Sunday, February 9, 2025 – Isaiah 6:1-8 [9-13], Psalm 138, 1 Corinthians 15:1-11, Luke 5:1-11

I have to confess, I’ve never been very interested in fishing. As a child, my brother often took rod and reel and went with our Uncle Richie, who just passed away a couple of weeks ago, to see what they could catch.

I remember a story where Jeff was casting his line into the water, and his watch went flying off and sailed away. But I just never got into fishing. First, I used to get kind of squirmy around worms, and second, I never wanted to be involved in the whole fish-cleaning mess.

That did change for a day last October when I joined Jeff at a timeshare in Cabo San Lucas, and he wanted to go fishing. I agreed to join him. I thought I was prepared. I had my sunscreen, my hat, my fishing shirt, and my Dramamine. I even had the thingie you wear around your neck.

Believe it or not, I caught the first fish – a yellow fin tuna. Luckily, one of our two local crewmen coached my efforts to reel it in. He also cleaned the fish we caught, so all we had to do was take it to the hotel restaurant and they cooked it up.

That delicious evening meal made up for my being seasick the entire second half of the day. (I hadn’t actually taken the Dramamine because I didn’t want to be drowsy. Not the right choice!)

Fishing is not glamorous. But it plays a big part in many of our gospel stories. Why is that? Why did Jesus call fishermen? And what was happening at the Sea of Galilee that drew Jesus there in the first place?

When we read this gospel story today – as people a long distance in place and time from when they were written – it’s easy for us to just think of them as being about God’s abundance and about simple people being used by God for a great mission. We might only connect “catching people” to “saving souls for God.”

But when we know a little bit more about the historical context of the story, we can see a different picture emerging.

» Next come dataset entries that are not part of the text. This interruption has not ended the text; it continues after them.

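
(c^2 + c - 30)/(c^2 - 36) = (c - 5)/(c - 6)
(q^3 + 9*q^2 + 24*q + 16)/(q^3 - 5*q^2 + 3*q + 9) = (q^2 + 8*q + 16)/(q^2 - 6*q + 9)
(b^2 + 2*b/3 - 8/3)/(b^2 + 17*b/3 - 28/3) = (b + 2)/(b + 7)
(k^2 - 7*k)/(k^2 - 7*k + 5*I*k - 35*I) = k/(k + 5*I)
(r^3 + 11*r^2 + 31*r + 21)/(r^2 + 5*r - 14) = (r^2 + 4*r + 3)/(r - 2)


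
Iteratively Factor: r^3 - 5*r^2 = (r)*(r^2 - 5*r) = r*(r - 5)*(r)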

I’ve mentioned before that the area around the Sea of Galilee (also called Lake Gennesaret) was a hotbed of unrest under Roman occupation (something I learned from John Dominic Crossan). But things were made even worse there by Herod Antipas, the client King of Rome who governed the area. He was the son of Herod the Great who encountered the wise men on their way to the manger.

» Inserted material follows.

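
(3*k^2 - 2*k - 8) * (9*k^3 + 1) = 27*k^5 - 18*k^4 - 72*k^3 + 3*k^2 - 2*k - 8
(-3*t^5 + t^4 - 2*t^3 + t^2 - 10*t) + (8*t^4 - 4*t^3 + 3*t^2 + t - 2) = -3*t^5 + 9*t^4 - 6*t^3 + 4*t^2 - 9*t - 2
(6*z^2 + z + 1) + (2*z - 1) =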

This offspring Herod had moved his headquarters from Sepphoris (a town about 4 miles from Nazareth) to his newly built seaside city of Tiberius, which he named after the emperor. Herod had also radically changed the region’s economics when he commercialized the fishing industry, levying huge taxes on local fishermen for required licenses, and taking the bulk of their catch from them to be salted and sent to wealthy Roman elites.

In other words, the local fishermen, who had been able to feed themselves and their families and earn a subsistence income for generations from their catch, were now in a much more desperate situation.

The whole area was being taxed to death and people were falling deeper and deeper into poverty. (read more about the fishing economy at the Sea of Galilee here)

This may be why the crowds pressed around Jesus, eager to hear his good news of a new order within the kingdom of God.

Shirin McArthur argues that Jesus and his father, Joseph, may also have been put out of work by Herod. When Herod’s court was in Sepphoris, local carpenters and stonemasons, including those from Nazareth, had plenty of work. It may very well be that Jesus was forced to leave his home because the work had dried up.

We might also ask why Simon, Andrew, James, and John were having no success in their fishing the day that Jesus arrived. Was it because they weren’t skilled at their work as some might suggest? I doubt it.

Maybe the more likely reason is that there weren’t any fish to be caught because so many had been sucked out of the waters by Herod’s commercial overfishing.

But then Jesus steps onto the shore and into Simon’s boat. He walks right into their world and changes everything.

He doesn’t offer a great class on the Torah at the local synagogue and hope they’ll attend. He doesn’t start a contemporary worship service at the Temple and advertise it on Facebook.

No, Jesus goes to the people. He goes into the community, to where the pain is, and he eases their suffering.

He feeds them. He heals them. He shows them a new economic vision where there is enough for everyone, and working people aren’t oppressed by tyrants. He tells them they’re loved and forgiven.

His impact is so profound and life-changing that these poor fishermen immediately drop their nets and follow him to fulfill his vision, which is also God’s vision.

That vision of the flourishing of all was not new to the Jewish people. When Jesus and Luke link fishing for fish and people with salvation and justiice, they’re drawing from a deep prophetic tradition in Israel. As Ched Myers writes,

“The most clearly anti-imperial version is found in Ezekiel’s rant against Pharaoh, denouncing the empire’s delusion that it ‘owns’ the Nile. God vows to yank the ‘dragon’ of Egypt right out of the River, ‘hook, line and sinker,’ along with all the fish that it claims exclusive rights to (Ez 29:3f).”
He also mentions a text from Habakkuk, that is linked to this lament of our fishermen and drained sea resources where “the enemy” takes all the fish and “exults” over it while “destroying nations.”

This may be why Jesus was able to enlist these fishermen in God’s mission. He didn’t have to scare them about “hell” or even to suggest that they lacked anything to follow him. He used no doctrine, no creeds. No altar guild or stewardship committee commitments.

He entered their suffering and showed them God’s abundance for them right then and there and a new way to live.

This is the gospel, the good news of Jesus the Christ. I wonder how we might bring that to the people of Bradenton.